L’osservazione empirica e l’esperienza clinica evidenziano due tipici copioni comportamentali che si accostano al circolo vizioso di percezioni e reazioni interne precedentemente descritto: la tendenza ad evitare la situazione associata all’attacco di panico e la costante ricerca di aiuto o protezione da parte di altre persone. Entrambe le modalità di gestione della paura la alimentano.
Se un individuo associa all’attacco di panico una situazione, che sia per una esperienza diretta o per una supposta pericolosità, di solito tende ad evitarla. Ma il fatto stesso di aver evitato la situazione temuta conferma la sua pericolosità e la sensazione di inadeguatezza del soggetto, aumentando la paura della volta successiva. Ciò implica dapprima la sensazione di salvezza dal panico, poi alimenta l’idea di non essere capace di affrontare la situazione evitata. La fuga dopo la fuga produce una sfiducia generalizzata del soggetto rispetto alle proprie risorse.
Il soggetto che ha completamente perso la fiducia nelle proprie capacità di fronteggiare le situazioni che considera critiche addossa agli altri la responsabilità di aiutarlo, intervenendo prontamente nel caso di un attacco di panico o rassicurandolo con la loro presenza per prevenire l’innescarsi del fenomeno. Questa tipologia di relazione offre sì immediata protezione, ma al tempo stesso conferma al soggetto la sua incapacità e inadeguatezza.

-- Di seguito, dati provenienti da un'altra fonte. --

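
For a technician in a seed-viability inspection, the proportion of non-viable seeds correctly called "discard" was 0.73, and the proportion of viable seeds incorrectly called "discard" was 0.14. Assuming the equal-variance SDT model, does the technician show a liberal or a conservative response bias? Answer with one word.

z(H) = 0.613, z(FA) = -1.080
c = −½·(z(H) + z(FA)) = 0.2335
c > 0 → conservative criterion (biased toward responding “no”).

conservative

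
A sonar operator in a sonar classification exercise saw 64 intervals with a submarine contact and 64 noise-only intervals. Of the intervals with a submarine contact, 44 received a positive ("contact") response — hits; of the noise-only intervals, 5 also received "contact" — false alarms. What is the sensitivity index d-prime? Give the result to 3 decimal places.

d-prime = 1.907

H = 44/64 = 0.6875
FA = 5/64 = 0.0781
z(H) = 0.4888
z(FA) = -1.4180
d' = z(H) − z(FA) = 0.4888 − (-1.4180) = 1.9068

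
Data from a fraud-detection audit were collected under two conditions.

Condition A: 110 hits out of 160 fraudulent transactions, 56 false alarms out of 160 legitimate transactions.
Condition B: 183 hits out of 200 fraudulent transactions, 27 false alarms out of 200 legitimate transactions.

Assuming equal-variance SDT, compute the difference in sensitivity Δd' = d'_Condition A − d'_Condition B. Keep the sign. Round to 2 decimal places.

Condition A: z(0.6875) = 0.489, z(0.3500) = -0.385, d' = 0.874
Condition B: z(0.9150) = 1.372, z(0.1350) = -1.103, d' = 2.475
Δd' = d'_Condition A − d'_Condition B = 0.874 − 2.475 = -1.601
Condition B has the higher sensitivity.

Δd' = -1.60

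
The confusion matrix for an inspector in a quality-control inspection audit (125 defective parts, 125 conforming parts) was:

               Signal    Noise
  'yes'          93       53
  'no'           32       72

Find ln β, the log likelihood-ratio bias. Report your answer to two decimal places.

ln β = -0.20

H = 93/125 = 0.7440
FA = 53/125 = 0.4240
Φ⁻¹(H) = 0.656
Φ⁻¹(FA) = -0.192
ln β = −½·[z(H)² − z(FA)²] = −0.5 × (0.430 − 0.037) = -0.1965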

Per riassumere, il disturbo prende avvio dal primo ed insolito piccolo momento critico reale o immaginario che schiude al soggetto la percezione di perdita di controllo. A quello seguono i tentativi di controllo delle proprie reazioni, che incrementano, invece di ridurle, tali sensazioni iniziali. Sulla base di ciò la persona inizia a mettere in atto il copione di evitamento e la tattica della richiesta di aiuto diretta o indiretta. Queste strategie alimentano il senso di insicurezza del soggetto rispetto alle proprie risorse, rafforzando piuttosto che diminuire la percezione delle minacce. Se la persona procede per qualche mese in questo modo giungerà alla costruzione della trappola dalla quale non potrà più uscire con le proprie forze.
La fuga e la richiesta di protezione sono reazioni naturali orientate all’autopreservazione, sono strategie in genere efficaci contro la paura; è il loro esasperarsi e generalizzarsi che le rende patogene. In altri termni è il sovradosaggio che fa male. Inizialmente o nell’immediato queste strategie funzionano bene, ma con l’andare del tempo esse si irrigidiscono e divengono disfunzionali.
Il più delle volte il trattamento iniziale della sintomatologia fobica è il ricorso a farmaci tampone della reazione. Tale intervento se non associato ad una terapia mirata, il più delle volte è efficace solo inizialmente per poi perdere pressoché totalmente i suoi effetti terapeutici. Si trasforma anch’esso in una tentata soluzione che alimenta piuttosto che ridurre il problema, poiché abitua la persona a delegare al farmaco la sua capacità di resistere alle reazioni di panico.
L’intervento di elezione per i casi di attacchi di panico, paura e fobie è la psicoterapia breve strategica. La ricerca ha evidenziato che essa ha un’efficacia del 95% dei casi trattati e che la risoluzione del problema sia raggiunta in media in 7 sedute di trattamento distanziate di 15 giorni (Nardone, 2016).